Working on Vertical Writing

Gestation of Ideas: On Vertical Writing and Living

Nick Ripatrazone discusses vertical writing, a concept he learned from writer Andre Dubus’s essay “The Habit of Writing,” which appeared in the anthology On Writing Short Stories, edited by Tom Bailey. Dubus writes that, instead of trying to force stories into being, he gives ideas time to gestate until the story emerges. As the anthology title says, Dubus is referring to his writing of fiction. However, giving the creative process time to work by allowing ideas to gestate also benefits nonfiction writers. Therefore, I’ve been trying to apply what Ripatrazone describes here to my own writing.

Dubus defines vertical writing by contrasting it to horizontal writing. In this passage, Ripatrazone describes the difference:

Horizontal writing is focused on amassing pages and words. When Dubus wrote horizontally, he wrote convinced that fiction was created through aggregation. Vertical writing, in contrast, values depth over breadth. Stories are written when they are ready to be written; they are not forced into existence by planning or excessive drafting.
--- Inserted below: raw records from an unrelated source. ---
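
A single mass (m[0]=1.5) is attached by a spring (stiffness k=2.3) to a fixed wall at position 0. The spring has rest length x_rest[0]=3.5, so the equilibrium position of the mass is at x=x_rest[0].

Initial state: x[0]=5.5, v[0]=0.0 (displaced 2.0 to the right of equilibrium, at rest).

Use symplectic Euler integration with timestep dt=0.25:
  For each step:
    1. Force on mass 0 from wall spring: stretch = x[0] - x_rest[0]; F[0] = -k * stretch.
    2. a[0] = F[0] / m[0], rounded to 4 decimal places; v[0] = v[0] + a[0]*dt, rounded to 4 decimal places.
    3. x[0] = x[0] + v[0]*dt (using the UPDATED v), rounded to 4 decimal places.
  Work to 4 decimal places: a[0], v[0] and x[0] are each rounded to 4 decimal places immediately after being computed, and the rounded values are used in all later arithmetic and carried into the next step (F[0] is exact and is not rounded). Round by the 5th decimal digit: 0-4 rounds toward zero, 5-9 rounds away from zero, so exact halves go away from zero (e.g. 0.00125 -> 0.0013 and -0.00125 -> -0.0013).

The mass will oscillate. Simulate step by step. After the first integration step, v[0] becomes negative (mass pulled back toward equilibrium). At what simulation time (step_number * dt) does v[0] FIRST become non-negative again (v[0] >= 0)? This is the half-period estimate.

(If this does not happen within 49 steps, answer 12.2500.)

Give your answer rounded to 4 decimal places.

Answer: 2.7500

Derivation:
Step 0: x=[5.5000] v=[0.0000]
Step 1: x=[5.3083] v=[-0.7667]
Step 2: x=[4.9433] v=[-1.4599]
Step 3: x=[4.4400] v=[-2.0132]
Step 4: x=[3.8466] v=[-2.3735]
Step 5: x=[3.2200] v=[-2.5064]
Step 6: x=[2.6202] v=[-2.3991]
Step 7: x=[2.1047] v=[-2.0619]
Step 8: x=[1.7230] v=[-1.5270]
Step 9: x=[1.5116] v=[-0.8458]
Step 10: x=[1.4907] v=[-0.0836]
Step 11: x=[1.6624] v=[0.6866]
First v>=0 after going negative at step 11, time=2.7500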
Horizontal writing seeks to move across the page; vertical writing seeks to dig into the page … . Curiously enough, by seeking to undermine the stereotype that writing is the result of inspiration, writers have fallen for the other, no less romantic opposite: that writing is factory work, and daily devotion is rewarded with final drafts. Both approaches are magical thinking. Vertical writing is no less work, but it is better work, work at the right time. It requires patience in the willingness to wait for a story to feel ready to be written, as well as the attention and focus necessary to inhabit the story once gestated.

Replace fiction and story with something like essay, piece, or work, and you have something that applies to nonfiction as well.
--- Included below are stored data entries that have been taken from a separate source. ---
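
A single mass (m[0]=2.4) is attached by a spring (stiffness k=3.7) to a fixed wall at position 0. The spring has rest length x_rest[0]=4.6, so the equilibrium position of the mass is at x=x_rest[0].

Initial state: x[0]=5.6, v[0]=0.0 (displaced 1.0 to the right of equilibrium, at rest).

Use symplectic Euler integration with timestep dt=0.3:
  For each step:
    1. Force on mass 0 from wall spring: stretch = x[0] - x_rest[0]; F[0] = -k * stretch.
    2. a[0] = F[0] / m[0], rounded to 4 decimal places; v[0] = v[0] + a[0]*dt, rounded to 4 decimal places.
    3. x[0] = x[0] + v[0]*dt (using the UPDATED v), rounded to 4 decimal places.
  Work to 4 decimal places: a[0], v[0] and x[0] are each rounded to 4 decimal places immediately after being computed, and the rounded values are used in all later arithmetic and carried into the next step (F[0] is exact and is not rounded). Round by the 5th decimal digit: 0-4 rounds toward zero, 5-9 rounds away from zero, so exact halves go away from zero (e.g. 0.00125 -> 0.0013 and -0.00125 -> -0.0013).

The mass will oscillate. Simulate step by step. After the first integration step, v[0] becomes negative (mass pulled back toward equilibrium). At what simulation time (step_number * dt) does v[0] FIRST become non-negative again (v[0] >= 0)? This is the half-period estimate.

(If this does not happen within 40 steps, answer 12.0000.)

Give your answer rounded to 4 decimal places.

Answer: 2.7000

Derivation:
Step 0: x=[5.6000] v=[0.0000]
Step 1: x=[5.4613] v=[-0.4625]
Step 2: x=[5.2031] v=[-0.8608]
Step 3: x=[4.8612] v=[-1.1397]
Step 4: x=[4.4831] v=[-1.2605]
Step 5: x=[4.1212] v=[-1.2064]
Step 6: x=[3.8257] v=[-0.9849]
Step 7: x=[3.6377] v=[-0.6268]
Step 8: x=[3.5832] v=[-0.1818]
Step 9: x=[3.6698] v=[0.2885]
First v>=0 after going negative at step 9, time=2.7000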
In my years of studying English, I learned to write literary criticism that removed any trace of personal interaction with the texts I read. Such academic writing is horizontal writing, and I became quite good at it. I can organize, analyze, and argue logically until the cows come home. But eventually that kind of writing wasn’t enough for me. I decided in my late 50s to go back to school to study psychology, and I ended up focusing on life stories. Life writing, by definition, demands personal involvement. Switching from my ingrained habit of impersonal writing to more personal, intimate writing has been a major challenge for me.

This concept of vertical writing gives me a new way to look at what I’m now working on, writing that values depth over breadth. After so many years of keeping myself at (my own) arm’s length, I’m trying to learn to drill down rather than expand sideways, to go deeper and see what I can learn about my world and myself. I never know what I truly think or believe about something until I’ve written my way through it.
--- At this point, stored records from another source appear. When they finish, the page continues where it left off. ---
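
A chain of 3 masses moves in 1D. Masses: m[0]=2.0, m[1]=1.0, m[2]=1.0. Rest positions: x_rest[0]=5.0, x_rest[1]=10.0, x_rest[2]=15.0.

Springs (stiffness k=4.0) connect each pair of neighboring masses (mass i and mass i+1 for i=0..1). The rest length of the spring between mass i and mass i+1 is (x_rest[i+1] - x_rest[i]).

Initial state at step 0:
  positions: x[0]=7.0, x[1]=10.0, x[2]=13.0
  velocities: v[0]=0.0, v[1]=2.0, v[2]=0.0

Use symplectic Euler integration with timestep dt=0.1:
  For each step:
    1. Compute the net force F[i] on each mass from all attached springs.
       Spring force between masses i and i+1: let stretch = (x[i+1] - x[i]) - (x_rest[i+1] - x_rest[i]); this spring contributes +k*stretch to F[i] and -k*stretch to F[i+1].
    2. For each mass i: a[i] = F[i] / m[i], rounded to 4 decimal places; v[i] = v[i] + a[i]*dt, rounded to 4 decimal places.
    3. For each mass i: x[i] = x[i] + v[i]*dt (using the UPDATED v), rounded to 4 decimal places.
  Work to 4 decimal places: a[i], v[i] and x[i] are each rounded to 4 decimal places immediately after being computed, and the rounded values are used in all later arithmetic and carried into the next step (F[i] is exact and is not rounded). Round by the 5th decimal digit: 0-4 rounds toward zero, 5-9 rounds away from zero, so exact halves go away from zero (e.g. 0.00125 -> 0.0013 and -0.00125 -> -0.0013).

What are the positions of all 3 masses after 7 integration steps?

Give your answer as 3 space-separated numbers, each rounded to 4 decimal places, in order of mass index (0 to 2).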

I’m in a different place in my life than Ripatrazone is in his. Because he teaches high school English and has twin daughters just under two years old, he does not have a lot of time to write. He says that focusing on vertical writing has allowed him to use his writing time with more satisfaction than before:

A vertical writing life is no easy life, but it is deeper, more worthwhile. I feel like I have more ownership over what I create. I am no longer concerned with numbers; no more spreadsheets of magazines that I hope to conquer as if publishing was a territorial battle. Writing is the slowest of games, the most methodical of the arts. Its parts are nearly infinite; its wholes cannot be tricked into existence.

His references to numbers and spreadsheets pulled me up short, because I’ve been carefully using Excel to track my output since I began my challenge of writing a blog post every day in 2015. After three months, I had just about convinced myself not to worry so much about the numbers. I will continue to record my numbers (because, after all, we live in the era of Big Data), but I’m not going to fixate on them so much.

I’m going to concentrate more on the writing than on the recording of numbers, because:

Vertical writing is not easy… . It is very possible, very easy, to be owned by our goals. To be owned by our next book. To be owned by the feeling that we are competing with a world that outmatches us. Vertical writing — vertical living — has convinced me otherwise. It has reminded me why I began to write as a child: the joy of discovery, the surprise of creation, the power of imagination. When I used to write horizontally, I filled boxes with chicken-scratched, multiple drafts. I was concerned with speed and number, acceptances and rejections. Now I am concerned with depth and discovery, and the result is that I live with stories in a deeper way.

I need to focus on living with my own writing in a deeper way.